Technical Tip #5: Use frame-blending
Object flicker is the annoying pop-in, pop-out of personnel and vehicles from frame to frame.
With short term timelapse, this is often dealt with during shooting with using an ND filter.
However, an ND filter is of little use for long-term timelapse, and so object flicker needs to be dealt with in post-production using frame blending.
In After Effects, you can use CC Wide Time, and LRTimelapse has its own in-built frame-blending feature.
Both programs have multiple levels of frame blending. Again, experimentation will be necessary to find the settings which work best for your project.
Don’t frame-blend until AFTER you’ve stabilized your footage, or you’ll end up with a complete mess.
Technical Tip #6: Automate your post-production
The above tips will help you out if you have the time to dedicate to crafting your timelapse video.
But, if you’re short on time, the photoSentinel Timelapse Generator can do all that hard work – removal of unwanted photos, image enhancement, de-flicker, frame blending, stabilisation and more – in just a few clicks.
And, the magic all happens in the cloud, so there’s no more wasting time while your computer is tied up with rendering.
You can even use recurring schedules to send regular progress timelapses straight to your inbox or the gallery.
It’s the ideal tool for photographers who are wanting to scale their long-term timelapse business, but don’t have the capability to be do all that extra post-production.
To learn more about the Timelapse Generator, and for a free trial if you’re already a photoSentinel user, head here.

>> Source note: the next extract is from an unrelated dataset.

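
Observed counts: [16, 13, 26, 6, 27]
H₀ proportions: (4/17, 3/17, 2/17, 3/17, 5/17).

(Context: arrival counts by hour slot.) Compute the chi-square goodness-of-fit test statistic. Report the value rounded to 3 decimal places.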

Creative Tip #1: Emphasize periods of action
Sometimes, from the outside, nothing appears to happen on a construction site for weeks; workers might be doing interior electrical work (or on strike!).
Other times, it’s all hands on deck, with dozens of workers involved with pouring concrete or lowering beams into place.
Rather than simply using photos from regular intervals across the project, pull more photos into your sequence from these periods of high activity, and fewer photos from periods where nothing much is happening.
It’s more work, but will make for a much more engaging video.

Creative Tip #2: Add in some camera movement
If you have followed our recommendation in Technical Tip #4 above, you will still have plenty of pixels to work with in your final video edit.
This enables you to create a more engaging viewing experience by zooming in when activity is only happening in one area of the frame.
A simple 2D zoom and pan around is very effective, but if you’re an After Effects master you can also play around with perspective shifting and 3D movement.
You can see a great example of this in the changing seasons sequence at 0:29 of the video below. It was shot using a static photoSentinel timelapse camera; all the movement and perspective shifting was done in post-production.
Creative Tip #3: Use motion graphics
While a fair bit of work, well-placed motion graphics can really take a construction timelapse from good to great.
Add in statistics about the amount of materials used in the project, or compliment the vision of a tower going up with a counter showing the number of floors.
Though now nearly a decade old, the timelapse below remains one of the best uses of motion graphics in construction timelapse that we’ve come across.
Creative Tip #4: Use lots of b-roll
A single-angle, three-minute video of a construction can get boring quickly.
B-roll footage will help spice up your video, breaking up the larger sections of timelapse footage.
“Less is more” generally doesn’t apply to shooting b-roll, so here are some ideas:
- Aerial footage of the construction site and its surrounds to put it in context of it’s location.
- Short-term timelapse footage of faster activities such as crane movement and concrete pouring.
- Slow-motion footage of welding; flying sparks always look great!
- Interviews with key personnel or investors.